Un momento che segna la vita di molte donne è la nascita di un figlio. Molte, ma non tutte, come sa bene la protagonista di questo splendido romanzo che mischia storia e finzione con un equilibrio perfetto. Siamo nella Romania di fine anni Ottanta, percepiamo il disagio e la delusione di un popolo oppresso dalla dittatura di Ceausescu dietro ogni parola, tocchiamo quasi con mano tutta la povertà su cui si sono arricchiti i Compagni al potere. A infliggere un altro duro colpo poi, Ceausescu predispone una severa politica delle nascite secondo cui le donne con meno di quarantacinque anni e che non abbiano partorito almeno quattro figli non hanno il diritto di abortire. Ma fatta la legge trovato l’inganno, perché quando vieti qualcosa a qualcuno un escamotage lo si trova sempre. Soprattutto se la conseguenza è rappresentata da una bocca in più da sfamare.

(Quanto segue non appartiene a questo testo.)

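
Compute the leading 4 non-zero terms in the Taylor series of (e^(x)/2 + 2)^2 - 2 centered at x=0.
2·x^3/3 + 3·x^2/2 + 5·x/2 + 17/4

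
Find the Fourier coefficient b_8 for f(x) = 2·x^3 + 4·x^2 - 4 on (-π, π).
b_8 = (1/π) ∫_{-π}^{π} f(x)·sin(8x) dx.
Evaluate the integral (use parity and integration by parts as needed): b_8 = 3/64 - π^2/2.

Final answer: 3/64 - π^2/2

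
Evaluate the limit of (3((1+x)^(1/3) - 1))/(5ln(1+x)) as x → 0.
Both numerator and denominator → 0 as x → 0; this is a 0/0 indeterminate form.
Expand each to leading order near x = 0: numerator ~ x, denominator ~ 5·x.
The limit of the ratio is 1/5.

Final answer: 1/5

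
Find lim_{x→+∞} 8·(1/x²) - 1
Evaluate the dominant behaviour as x → +∞; each term tends to a finite value or vanishes.
Limit = -1.

Final answer: -1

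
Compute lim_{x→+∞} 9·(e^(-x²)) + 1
Evaluate the dominant behaviour as x → +∞; each term tends to a finite value or vanishes.
Limit = 1.

Final answer: 1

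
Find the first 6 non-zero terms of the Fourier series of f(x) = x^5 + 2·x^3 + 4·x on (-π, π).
(-36·π^2 + 2·π^4 + 224)·sin(x) + (-π^4 - 17/2 + 3·π^2)·sin(2·x) + (-4·π^2/27 + 224/81 + 2·π^4/3)·sin(3·x) + (-π^4/2 - 3·π^2/8 - 119/64)·sin(4·x) + (928/625 + 12·π^2/25 + 2·π^4/5)·sin(5·x) + (-π^4/3 - 13·π^2/27 - 203/162)·sin(6·x)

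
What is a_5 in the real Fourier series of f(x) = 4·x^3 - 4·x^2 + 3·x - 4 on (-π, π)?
a_5 = (1/π) ∫_{-π}^{π} f(x)·cos(5x) dx.
Evaluate the integral (use parity and integration by parts as needed): a_5 = 16/25.

Final answer: 16/25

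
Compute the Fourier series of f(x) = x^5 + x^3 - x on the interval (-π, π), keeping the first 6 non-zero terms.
(-38·π^2 + 2·π^4 + 226)·sin(x) + (-π^4 - 5 + 4·π^2)·sin(2·x) + (-22·π^2/27 - 10/81 + 2·π^4/3)·sin(3·x) + (-π^4/2 + 29/64 + π^2/8)·sin(4·x) + (-262/625 + 2·π^2/25 + 2·π^4/5)·sin(5·x) + (-π^4/3 - 4·π^2/27 + 29/81)·sin(6·x)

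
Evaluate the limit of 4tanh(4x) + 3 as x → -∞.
Evaluate the dominant behaviour as x → -∞; each term tends to a finite value or vanishes.
Limit = -1.

Final answer: -1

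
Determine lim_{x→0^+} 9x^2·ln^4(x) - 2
The product is a 0·∞ indeterminate form at x → 0⁺.
Rewrite the product as 9·ln^4(x) / x^(-2) and apply L'Hôpital, or use the standard hierarchy x^(-2) ≫ |ln x|^4 as x → 0⁺.
The indeterminate product → 0, so the limit = -2.

Final answer: -2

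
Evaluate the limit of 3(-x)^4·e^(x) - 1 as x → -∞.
The product is a 0·∞ indeterminate form at x → -∞.
Rewrite the product as 3(-x)^4 / e^(-x) (an ∞/∞ form) and apply L'Hôpital, or use the standard hierarchy e^(|x|) ≫ |(-x)^4| as x → -∞.
The indeterminate product → 0, so the limit = -1.

Final answer: -1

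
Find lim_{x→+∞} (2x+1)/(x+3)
Evaluate the dominant behaviour as x → +∞; each term tends to a finite value or vanishes.
Limit = 2.

Final answer: 2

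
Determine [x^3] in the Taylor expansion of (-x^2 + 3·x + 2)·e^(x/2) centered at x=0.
Expand to order 3: (-x^2 + 3·x + 2)·e^(x/2) = -x^3/12 + 3·x^2/4 + 4·x + 2 + O(x^4).
The coefficient of x^3 is -1/12.

Final answer: -1/12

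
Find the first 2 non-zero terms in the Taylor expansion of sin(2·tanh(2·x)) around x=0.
-16·x^3 + 4·x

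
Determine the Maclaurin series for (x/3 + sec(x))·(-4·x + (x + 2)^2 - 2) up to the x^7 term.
17·x^6/45 + 11·x^4/12 + x^3/3 + 2·x^2 + 2·x/3 + 2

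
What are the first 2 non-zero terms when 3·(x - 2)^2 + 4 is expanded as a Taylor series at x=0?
16 - 12·x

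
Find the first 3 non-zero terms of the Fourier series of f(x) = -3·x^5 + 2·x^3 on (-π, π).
(-744 - 6·π^4 + 124·π^2)·sin(x) + (-17·π^2 + 51/2 + 3·π^4)·sin(2·x) + (-2·π^4 - 104/27 + 52·π^2/9)·sin(3·x)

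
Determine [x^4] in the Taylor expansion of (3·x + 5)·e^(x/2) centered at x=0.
Expand to order 4: (3·x + 5)·e^(x/2) = 29·x^4/384 + 23·x^3/48 + 17·x^2/8 + 11·x/2 + 5 + O(x^5).
The coefficient of x^4 is 29/384.

Final answer: 29/384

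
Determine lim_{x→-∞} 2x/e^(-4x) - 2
The quotient is an ∞/∞ indeterminate form as x → -∞.
Compare growth rates of the dominant terms (exponentials ≫ polynomials ≫ logarithms), or apply L'Hôpital's rule; the quotient → 0.
Adding the constant: 0 - 2 = -2. Limit = -2.

Final answer: -2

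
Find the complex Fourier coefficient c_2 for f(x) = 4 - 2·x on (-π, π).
Compute the real Fourier coefficients first: a_2 = 0, b_2 = 2.
Then c_2 = (a_2 − i·b_2)/2 = -i.

Final answer: -i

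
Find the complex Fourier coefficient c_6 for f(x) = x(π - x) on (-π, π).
Compute the real Fourier coefficients first: a_6 = -1/9, b_6 = -π/3.
Then c_6 = (a_6 − i·b_6)/2 = -1/18 + i·π/6.

Final answer: -1/18 + i·π/6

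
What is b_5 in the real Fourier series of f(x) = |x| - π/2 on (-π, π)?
b_5 = (1/π) ∫_{-π}^{π} f(x)·sin(5x) dx.
Evaluate the integral (use parity and integration by parts as needed): b_5 = 0.

Final answer: 0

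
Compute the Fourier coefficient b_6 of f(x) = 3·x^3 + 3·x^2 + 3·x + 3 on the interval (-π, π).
b_6 = (1/π) ∫_{-π}^{π} f(x)·sin(6x) dx.
Evaluate the integral (use parity and integration by parts as needed): b_6 = -π^2 - 5/6.

Final answer: -π^2 - 5/6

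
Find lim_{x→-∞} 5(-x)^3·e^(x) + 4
The product is a 0·∞ indeterminate form at x → -∞.
Rewrite the product as 5(-x)^3 / e^(-x) (an ∞/∞ form) and apply L'Hôpital, or use the standard hierarchy e^(|x|) ≫ |(-x)^3| as x → -∞.
The indeterminate product → 0, so the limit = 4.

Final answer: 4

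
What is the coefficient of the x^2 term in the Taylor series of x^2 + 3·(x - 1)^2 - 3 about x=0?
Expand to order 2: x^2 + 3·(x - 1)^2 - 3 = 4·x^2 - 6·x + O(x^3).
The coefficient of x^2 is 4.

Final answer: 4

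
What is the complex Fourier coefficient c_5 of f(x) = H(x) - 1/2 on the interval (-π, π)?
Compute the real Fourier coefficients first: a_5 = 0, b_5 = 2/(5·π).
Then c_5 = (a_5 − i·b_5)/2 = -i/(5·π).

Final answer: -i/(5·π)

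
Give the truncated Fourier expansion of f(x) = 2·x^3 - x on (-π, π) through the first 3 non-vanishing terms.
(-26 + 4·π^2)·sin(x) + (4 - 2·π^2)·sin(2·x) + (-14/9 + 4·π^2/3)·sin(3·x)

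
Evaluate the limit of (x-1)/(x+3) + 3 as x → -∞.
Evaluate the dominant behaviour as x → -∞; each term tends to a finite value or vanishes.
Limit = 4.

Final answer: 4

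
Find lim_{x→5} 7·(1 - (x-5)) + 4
Direct substitution at x = 5 gives 11.

Final answer: 11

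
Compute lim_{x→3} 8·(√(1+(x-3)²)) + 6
Direct substitution at x = 3 gives 14.

Final answer: 14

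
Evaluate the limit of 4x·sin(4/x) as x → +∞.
As x → +∞: let u = 4/x → 0⁺; then 4·x·sin(4/x) = 4·4·sin(u)/u → 4·4·1 = 16.
Limit = 16.

Final answer: 16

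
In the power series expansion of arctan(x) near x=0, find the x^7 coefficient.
Expand to order 7: arctan(x) = -x^7/7 + x^5/5 - x^3/3 + x + O(x^8).
The coefficient of x^7 is -1/7.

Final answer: -1/7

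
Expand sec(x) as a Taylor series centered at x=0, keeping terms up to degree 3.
x^2/2 + 1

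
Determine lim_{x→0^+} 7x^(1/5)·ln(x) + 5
The product is a 0·∞ indeterminate form at x → 0⁺.
Rewrite the product as 7·ln(x) / x^(-1/5) and apply L'Hôpital, or use the standard hierarchy x^(-1/5) ≫ |ln x| as x → 0⁺.
The indeterminate product → 0, so the limit = 5.

Final answer: 5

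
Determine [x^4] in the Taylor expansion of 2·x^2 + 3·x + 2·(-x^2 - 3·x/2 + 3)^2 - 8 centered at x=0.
Expand to order 4: 2·x^2 + 3·x + 2·(-x^2 - 3·x/2 + 3)^2 - 8 = 2·x^4 + 6·x^3 - 11·x^2/2 - 15·x + 10 + O(x^5).
The coefficient of x^4 is 2.

Final answer: 2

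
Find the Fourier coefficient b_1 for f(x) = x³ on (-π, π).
b_1 = (1/π) ∫_{-π}^{π} f(x)·sin(1x) dx.
Evaluate the integral (use parity and integration by parts as needed): b_1 = -12 + 2·π^2.

Final answer: -12 + 2·π^2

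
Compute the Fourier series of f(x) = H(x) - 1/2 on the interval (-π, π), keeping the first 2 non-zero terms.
2·sin(x)/π + 2·sin(3·x)/(3·π)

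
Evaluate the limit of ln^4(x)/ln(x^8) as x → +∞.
This is an ∞/∞ indeterminate form as x → +∞.
Write ln(x^8) = 8·ln(x), reducing the quotient to ln^3(x)/8 → ∞.
Limit = ∞.

Final answer: ∞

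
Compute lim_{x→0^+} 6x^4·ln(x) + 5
The product is a 0·∞ indeterminate form at x → 0⁺.
Rewrite the product as 6·ln(x) / x^(-4) and apply L'Hôpital, or use the standard hierarchy x^(-4) ≫ |ln x| as x → 0⁺.
The indeterminate product → 0, so the limit = 5.

Final answer: 5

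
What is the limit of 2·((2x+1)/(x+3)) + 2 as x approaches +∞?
Evaluate the dominant behaviour as x → +∞; each term tends to a finite value or vanishes.
Limit = 6.

Final answer: 6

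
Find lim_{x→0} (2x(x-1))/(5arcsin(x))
Both numerator and denominator → 0 as x → 0; this is a 0/0 indeterminate form.
Expand each to leading order near x = 0: numerator ~ -2·x, denominator ~ 5·x.
The limit of the ratio is -2/5.

Final answer: -2/5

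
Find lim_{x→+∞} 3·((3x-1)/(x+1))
Evaluate the dominant behaviour as x → +∞; each term tends to a finite value or vanishes.
Limit = 9.

Final answer: 9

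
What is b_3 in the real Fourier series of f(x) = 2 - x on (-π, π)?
b_3 = (1/π) ∫_{-π}^{π} f(x)·sin(3x) dx.
Evaluate the integral (use parity and integration by parts as needed): b_3 = -2/3.

Final answer: -2/3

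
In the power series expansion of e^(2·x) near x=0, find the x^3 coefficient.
Expand to order 3: e^(2·x) = 4·x^3/3 + 2·x^2 + 2·x + 1 + O(x^4).
The coefficient of x^3 is 4/3.

Final answer: 4/3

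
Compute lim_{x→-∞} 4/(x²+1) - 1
Evaluate the dominant behaviour as x → -∞; each term tends to a finite value or vanishes.
Limit = -1.

Final answer: -1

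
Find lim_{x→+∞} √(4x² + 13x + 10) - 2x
As x → +∞: multiply by the conjugate to get (13x+10)/(√(4x²+13x+10)+2x); the denominator ~ 4x, so the limit is 13/4.
Limit = 13/4.

Final answer: 13/4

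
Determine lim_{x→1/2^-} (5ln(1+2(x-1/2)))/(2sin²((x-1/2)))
Both numerator and denominator → 0 as x → 1/2^-; this is a 0/0 indeterminate form.
Expand each to leading order near x = 1/2: numerator ~ 10·(x - 1/2), denominator ~ 2·(x - 1/2)^2.
The limit of the ratio is -∞.

Final answer: -∞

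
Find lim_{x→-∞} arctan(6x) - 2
Evaluate the dominant behaviour as x → -∞; each term tends to a finite value or vanishes.
Limit = -2 - π/2.

Final answer: -2 - π/2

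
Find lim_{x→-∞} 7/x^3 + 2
Evaluate the dominant behaviour as x → -∞; each term tends to a finite value or vanishes.
Limit = 2.

Final answer: 2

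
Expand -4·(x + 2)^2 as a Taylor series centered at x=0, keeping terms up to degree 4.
-4·x^2 - 16·x - 16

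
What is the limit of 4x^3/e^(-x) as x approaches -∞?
This is an ∞/∞ indeterminate form as x → -∞.
Compare growth rates of the dominant terms (exponentials ≫ polynomials ≫ logarithms), or apply L'Hôpital's rule; the quotient → 0.
Limit = 0.

Final answer: 0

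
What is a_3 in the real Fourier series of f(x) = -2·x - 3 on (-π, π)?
a_3 = (1/π) ∫_{-π}^{π} f(x)·cos(3x) dx.
Evaluate the integral (use parity and integration by parts as needed): a_3 = 0.

Final answer: 0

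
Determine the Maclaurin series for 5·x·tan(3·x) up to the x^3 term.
15·x^2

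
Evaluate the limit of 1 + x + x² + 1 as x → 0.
Direct substitution at x = 0 gives 2.

Final answer: 2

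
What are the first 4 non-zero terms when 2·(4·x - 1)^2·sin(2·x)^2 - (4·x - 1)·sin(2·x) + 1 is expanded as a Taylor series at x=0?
368·x^4/3 - 196·x^3/3 + 2·x + 1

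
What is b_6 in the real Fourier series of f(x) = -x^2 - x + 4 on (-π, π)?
b_6 = (1/π) ∫_{-π}^{π} f(x)·sin(6x) dx.
Evaluate the integral (use parity and integration by parts as needed): b_6 = 1/3.

Final answer: 1/3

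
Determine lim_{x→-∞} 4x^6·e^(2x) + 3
The product is a 0·∞ indeterminate form at x → -∞.
Rewrite the product as 4x^6 / e^(-2x) (an ∞/∞ form) and apply L'Hôpital, or use the standard hierarchy e^(2|x|) ≫ |x^6| as x → -∞.
The indeterminate product → 0, so the limit = 3.

Final answer: 3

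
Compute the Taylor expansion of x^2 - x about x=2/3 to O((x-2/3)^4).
-2/9 + (x - 2/3)/3 + (x - 2/3)^2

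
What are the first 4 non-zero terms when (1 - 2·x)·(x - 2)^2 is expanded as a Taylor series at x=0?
-2·x^3 + 9·x^2 - 12·x + 4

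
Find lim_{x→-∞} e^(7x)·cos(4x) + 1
Evaluate the dominant behaviour as x → -∞; each term tends to a finite value or vanishes.
Limit = 1.

Final answer: 1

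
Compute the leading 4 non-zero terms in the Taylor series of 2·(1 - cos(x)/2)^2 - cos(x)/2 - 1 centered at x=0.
-3·x^6/160 + x^4/16 + 3·x^2/4 - 1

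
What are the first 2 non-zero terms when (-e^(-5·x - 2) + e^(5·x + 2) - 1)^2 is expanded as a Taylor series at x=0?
x·(10·e^(-2)/(-1 - e^(-2) + e^(2)) + 10·e^(2)/(-1 - e^(-2) + e^(2)))·(-1 - e^(-2) + e^(2))^2 + (-1 - e^(-2) + e^(2))^2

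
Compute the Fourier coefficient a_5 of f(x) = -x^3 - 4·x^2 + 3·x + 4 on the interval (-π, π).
a_5 = (1/π) ∫_{-π}^{π} f(x)·cos(5x) dx.
Evaluate the integral (use parity and integration by parts as needed): a_5 = 16/25.

Final answer: 16/25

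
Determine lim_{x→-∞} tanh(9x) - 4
Evaluate the dominant behaviour as x → -∞; each term tends to a finite value or vanishes.
Limit = -5.

Final answer: -5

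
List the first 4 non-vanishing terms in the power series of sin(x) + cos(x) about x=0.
-x^3/6 - x^2/2 + x + 1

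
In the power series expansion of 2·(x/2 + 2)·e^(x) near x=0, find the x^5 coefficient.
Expand to order 5: 2·(x/2 + 2)·e^(x) = 3·x^5/40 + x^4/3 + 7·x^3/6 + 3·x^2 + 5·x + 4 + O(x^6).
The coefficient of x^5 is 3/40.

Final answer: 3/40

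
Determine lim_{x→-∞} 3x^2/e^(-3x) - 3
The quotient is an ∞/∞ indeterminate form as x → -∞.
Compare growth rates of the dominant terms (exponentials ≫ polynomials ≫ logarithms), or apply L'Hôpital's rule; the quotient → 0.
Adding the constant: 0 - 3 = -3. Limit = -3.

Final answer: -3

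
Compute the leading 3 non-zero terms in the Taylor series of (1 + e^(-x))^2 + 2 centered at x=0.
3·x^2 - 4·x + 6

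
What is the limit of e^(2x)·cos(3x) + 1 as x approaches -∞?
Evaluate the dominant behaviour as x → -∞; each term tends to a finite value or vanishes.
Limit = 1.

Final answer: 1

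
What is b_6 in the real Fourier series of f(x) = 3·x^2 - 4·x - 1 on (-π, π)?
b_6 = (1/π) ∫_{-π}^{π} f(x)·sin(6x) dx.
Evaluate the integral (use parity and integration by parts as needed): b_6 = 4/3.

Final answer: 4/3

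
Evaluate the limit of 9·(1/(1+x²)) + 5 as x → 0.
Direct substitution at x = 0 gives 14.

Final answer: 14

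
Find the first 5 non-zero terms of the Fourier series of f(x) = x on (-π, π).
2·sin(x) - sin(2·x) + 2·sin(3·x)/3 - sin(4·x)/2 + 2·sin(5·x)/5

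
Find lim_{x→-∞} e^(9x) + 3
Evaluate the dominant behaviour as x → -∞; each term tends to a finite value or vanishes.
Limit = 3.

Final answer: 3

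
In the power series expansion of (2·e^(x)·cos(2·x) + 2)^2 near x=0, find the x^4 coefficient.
Expand to order 4: (2·e^(x)·cos(2·x) + 2)^2 = -31·x^4/3 - 124·x^3/3 - 20·x^2 + 16·x + 16 + O(x^5).
The coefficient of x^4 is -31/3.

Final answer: -31/3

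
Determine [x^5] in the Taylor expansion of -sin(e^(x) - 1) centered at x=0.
Expand to order 5: -sin(e^(x) - 1) = 23·x^5/120 + 5·x^4/24 - x^2/2 - x + O(x^6).
The coefficient of x^5 is 23/120.

Final answer: 23/120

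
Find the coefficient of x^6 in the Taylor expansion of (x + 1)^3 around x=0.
Expand to order 6: (x + 1)^3 = x^3 + 3·x^2 + 3·x + 1 + O(x^7).
The coefficient of x^6 is 0.

Final answer: 0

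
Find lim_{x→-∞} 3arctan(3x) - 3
Evaluate the dominant behaviour as x → -∞; each term tends to a finite value or vanishes.
Limit = -3·π/2 - 3.

Final answer: -3·π/2 - 3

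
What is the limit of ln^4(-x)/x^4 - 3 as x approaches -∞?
The quotient is an ∞/∞ indeterminate form as x → -∞.
Compare growth rates of the dominant terms (exponentials ≫ polynomials ≫ logarithms), or apply L'Hôpital's rule; the quotient → 0.
Adding the constant: 0 - 3 = -3. Limit = -3.

Final answer: -3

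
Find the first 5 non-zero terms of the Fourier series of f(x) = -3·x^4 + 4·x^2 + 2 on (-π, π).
(-160 + 24·π^2)·cos(x) + (13 - 6·π^2)·cos(2·x) + (-32/9 + 8·π^2/3)·cos(3·x) + (25/16 - 3·π^2/2)·cos(4·x) - 3·π^4/5 + 2 + 4·π^2/3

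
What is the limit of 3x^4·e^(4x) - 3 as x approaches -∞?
The product is a 0·∞ indeterminate form at x → -∞.
Rewrite the product as 3x^4 / e^(-4x) (an ∞/∞ form) and apply L'Hôpital, or use the standard hierarchy e^(4|x|) ≫ |x^4| as x → -∞.
The indeterminate product → 0, so the limit = -3.

Final answer: -3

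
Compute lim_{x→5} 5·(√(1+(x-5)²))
Direct substitution at x = 5 gives 5.

Final answer: 5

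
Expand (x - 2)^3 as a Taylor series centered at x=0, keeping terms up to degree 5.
x^3 - 6·x^2 + 12·x - 8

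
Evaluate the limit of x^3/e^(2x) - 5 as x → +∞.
The quotient is an ∞/∞ indeterminate form as x → +∞.
The exponential denominator e^(2x) dominates the polynomial numerator (e^x ≫ x^3 as x → ∞), so the quotient → 0.
Adding the constant: 0 - 5 = -5. Limit = -5.

Final answer: -5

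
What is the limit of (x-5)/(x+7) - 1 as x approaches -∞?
Evaluate the dominant behaviour as x → -∞; each term tends to a finite value or vanishes.
Limit = 0.

Final answer: 0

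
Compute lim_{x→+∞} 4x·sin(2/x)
As x → +∞: let u = 2/x → 0⁺; then 4·x·sin(2/x) = 4·2·sin(u)/u → 4·2·1 = 8.
Limit = 8.

Final answer: 8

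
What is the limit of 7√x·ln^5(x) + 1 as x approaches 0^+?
The product is a 0·∞ indeterminate form at x → 0⁺.
Rewrite the product as 7·ln^5(x) / x^(-1/2) and apply L'Hôpital, or use the standard hierarchy x^(-1/2) ≫ |ln x|^5 as x → 0⁺.
The indeterminate product → 0, so the limit = 1.

Final answer: 1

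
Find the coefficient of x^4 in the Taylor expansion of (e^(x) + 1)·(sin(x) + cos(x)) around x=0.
Expand to order 4: (e^(x) + 1)·(sin(x) + cos(x)) = -x^4/8 - x^3/6 + x^2/2 + 3·x + 2 + O(x^5).
The coefficient of x^4 is -1/8.

Final answer: -1/8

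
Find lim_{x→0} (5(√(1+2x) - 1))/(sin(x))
Both numerator and denominator → 0 as x → 0; this is a 0/0 indeterminate form.
Expand each to leading order near x = 0: numerator ~ 5·x, denominator ~ x.
The limit of the ratio is 5.

Final answer: 5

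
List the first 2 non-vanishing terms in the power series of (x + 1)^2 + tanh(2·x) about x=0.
4·x + 1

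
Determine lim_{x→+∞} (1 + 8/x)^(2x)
As x → +∞: write (1 + 8/x)^(2x) = ((1 + 8/x)^x)^2 → (e^8)^2 = e^16.
Limit = e^(16).

Final answer: e^(16)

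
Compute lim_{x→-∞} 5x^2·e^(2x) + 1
The product is a 0·∞ indeterminate form at x → -∞.
Rewrite the product as 5x^2 / e^(-2x) (an ∞/∞ form) and apply L'Hôpital, or use the standard hierarchy e^(2|x|) ≫ |x^2| as x → -∞.
The indeterminate product → 0, so the limit = 1.

Final answer: 1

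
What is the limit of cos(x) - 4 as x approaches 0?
Direct substitution at x = 0 gives -3.

Final answer: -3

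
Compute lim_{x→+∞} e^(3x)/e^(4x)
This is an ∞/∞ indeterminate form as x → +∞.
Rewrite e^(3x)/e^(4x) = e^((3−4)x) = e^(-x); the exponent coefficient is -1 < 0 so e^(-x) → 0.
Limit = 0.

Final answer: 0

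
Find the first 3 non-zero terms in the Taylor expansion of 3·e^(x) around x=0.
3·x^2/2 + 3·x + 3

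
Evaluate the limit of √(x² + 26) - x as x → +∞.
This is an ∞ − ∞ indeterminate form.
Multiply and divide by the conjugate √(x²+26) + x; the x² terms cancel, leaving 26/(√(x²+26)+x) → 0.
Limit = 0.

Final answer: 0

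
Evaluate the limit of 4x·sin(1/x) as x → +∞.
As x → +∞: let u = 1/x → 0⁺; then 4·x·sin(1/x) = 4·1·sin(u)/u → 4·1·1 = 4.
Limit = 4.

Final answer: 4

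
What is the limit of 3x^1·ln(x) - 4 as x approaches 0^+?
The product is a 0·∞ indeterminate form at x → 0⁺.
Rewrite the product as 3·ln(x) / x^(-1) and apply L'Hôpital, or use the standard hierarchy x^(-1) ≫ |ln x| as x → 0⁺.
The indeterminate product → 0, so the limit = -4.

Final answer: -4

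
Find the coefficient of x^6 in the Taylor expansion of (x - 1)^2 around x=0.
Expand to order 6: (x - 1)^2 = x^2 - 2·x + 1 + O(x^7).
The coefficient of x^6 is 0.

Final answer: 0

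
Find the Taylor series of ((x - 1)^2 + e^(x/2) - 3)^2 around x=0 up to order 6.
7·x^6/1280 + 37·x^5/960 + 115·x^4/96 - 41·x^3/12 + 3·x + 1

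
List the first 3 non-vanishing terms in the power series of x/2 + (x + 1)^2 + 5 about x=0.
x^2 + 5·x/2 + 6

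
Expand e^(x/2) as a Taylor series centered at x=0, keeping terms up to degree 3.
x^3/48 + x^2/8 + x/2 + 1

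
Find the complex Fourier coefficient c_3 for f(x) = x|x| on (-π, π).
Compute the real Fourier coefficients first: a_3 = 0, b_3 = (-8 + 18·π^2)/(27·π).
Then c_3 = (a_3 − i·b_3)/2 = -i·π/3 + 4·i/(27·π).

Final answer: -i·π/3 + 4·i/(27·π)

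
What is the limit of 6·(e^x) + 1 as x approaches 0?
Direct substitution at x = 0 gives 7.

Final answer: 7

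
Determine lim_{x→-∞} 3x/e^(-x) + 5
The quotient is an ∞/∞ indeterminate form as x → -∞.
Compare growth rates of the dominant terms (exponentials ≫ polynomials ≫ logarithms), or apply L'Hôpital's rule; the quotient → 0.
Adding the constant: 0 + 5 = 5. Limit = 5.

Final answer: 5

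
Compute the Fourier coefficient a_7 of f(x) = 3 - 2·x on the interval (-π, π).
a_7 = (1/π) ∫_{-π}^{π} f(x)·cos(7x) dx.
Evaluate the integral (use parity and integration by parts as needed): a_7 = 0.

Final answer: 0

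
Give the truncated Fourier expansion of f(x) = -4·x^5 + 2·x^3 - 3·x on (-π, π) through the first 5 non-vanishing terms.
(-990 - 8·π^4 + 164·π^2)·sin(x) + (-22·π^2 + 36 + 4·π^4)·sin(2·x) + (-8·π^4/3 - 554/81 + 196·π^2/27)·sin(3·x) + (-7·π^2/2 + 45/16 + 2·π^4)·sin(4·x) + (-8·π^4/5 - 1062/625 + 52·π^2/25)·sin(5·x)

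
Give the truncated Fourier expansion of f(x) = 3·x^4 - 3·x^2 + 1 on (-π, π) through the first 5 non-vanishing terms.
(156 - 24·π^2)·cos(x) + (-12 + 6·π^2)·cos(2·x) + (28/9 - 8·π^2/3)·cos(3·x) + (-21/16 + 3·π^2/2)·cos(4·x) - π^2 + 1 + 3·π^4/5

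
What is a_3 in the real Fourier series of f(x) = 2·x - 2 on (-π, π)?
a_3 = (1/π) ∫_{-π}^{π} f(x)·cos(3x) dx.
Evaluate the integral (use parity and integration by parts as needed): a_3 = 0.

Final answer: 0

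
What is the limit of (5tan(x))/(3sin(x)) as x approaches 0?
Both numerator and denominator → 0 as x → 0; this is a 0/0 indeterminate form.
Expand each to leading order near x = 0: numerator ~ 5·x, denominator ~ 3·x.
The limit of the ratio is 5/3.

Final answer: 5/3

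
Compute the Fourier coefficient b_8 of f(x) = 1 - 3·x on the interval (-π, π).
b_8 = (1/π) ∫_{-π}^{π} f(x)·sin(8x) dx.
Evaluate the integral (use parity and integration by parts as needed): b_8 = 3/4.

Final answer: 3/4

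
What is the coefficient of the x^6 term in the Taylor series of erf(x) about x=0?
Expand to order 6: erf(x) = x^5/(5·√(π)) - 2·x^3/(3·√(π)) + 2·x/√(π) + O(x^7).
The coefficient of x^6 is 0.

Final answer: 0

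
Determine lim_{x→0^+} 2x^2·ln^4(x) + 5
The product is a 0·∞ indeterminate form at x → 0⁺.
Rewrite the product as 2·ln^4(x) / x^(-2) and apply L'Hôpital, or use the standard hierarchy x^(-2) ≫ |ln x|^4 as x → 0⁺.
The indeterminate product → 0, so the limit = 5.

Final answer: 5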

Elena Cosma non è bellissima, ha un aspetto piuttosto mascolino, taglio corto come si usava all’epoca in città, e uno specchio in casa ce l’ha anche lei: un marito e tantomeno un figlio non sono previsti sul menu del suo destino. Purtroppo per lei, che con la sua tentazione più forte ci vive a stretto contatto tutti i santi giorni, lavorando come ostetrica in un ospedale a Bucarest. L’occasione fa l’uomo ladro quando Elena incontra Zelda, una splendida trentenne dai capelli rosso fuoco che le offre denaro in cambio di una promessa di aborto clandestino. Zelda ha da poco perso il marito e avendo già due figli non avrebbe di che sostentarsi con il terzo nascituro. Elena rispetta le leggi, ma qualche strappo alla regola in cambio di un lauto compenso l’ha fatto anche lei, per cui propone alla donna di donare il figlio che nascerà proprio a lei che di figli non ne avrà mai nonostante il forte desiderio.
Il patto è dunque stretto, ma Damian porta indelebile su di sé il marchio dell’inganno: ha i capelli di sua madre, quella vera. Elena è quindi costretta a trasferirsi in campagna per evitare malelingue e ripartire da zero. La città è lontana e così pure i controlli delle milizie e le leggi sul razionamento. Ognuno vive di quello che offre la terra ed è felice così. Siamo intanto nell’aprile dell’86, Elena si è fatta una posizione aprendo un orfanotrofio, ha un’automobile (privilegio raro) e una grande casa tutta per lei e Damian, ma da un giorno all’altro cambia tutto. L’esplosione della centrale nucleare di Chernobyl e le microtrasfusioni per curare i bambini deboli dell’orfanotrofio sono due bombe che scoppiano a distanza ravvicinata e che rimescolano in fretta le carte, lasciando in Elena un senso di colpa immenso per aver trasmesso così una malattia che inizia a far capolino e che sterminerà milioni di persone, l’Aids, e per l’impotenza nel contrastare le radiazioni e i loro effetti.
Liliana Lazar tocca con questo romanzo delle corde così importanti e profonde del cuore da lasciare il lettore quasi tramortito dall’onda di emozioni che lo travolge. La sua voce traspare chiaramente attraverso una scrittura tesa e asciutta consegnandoci un sentimento di rabbia e denuncia.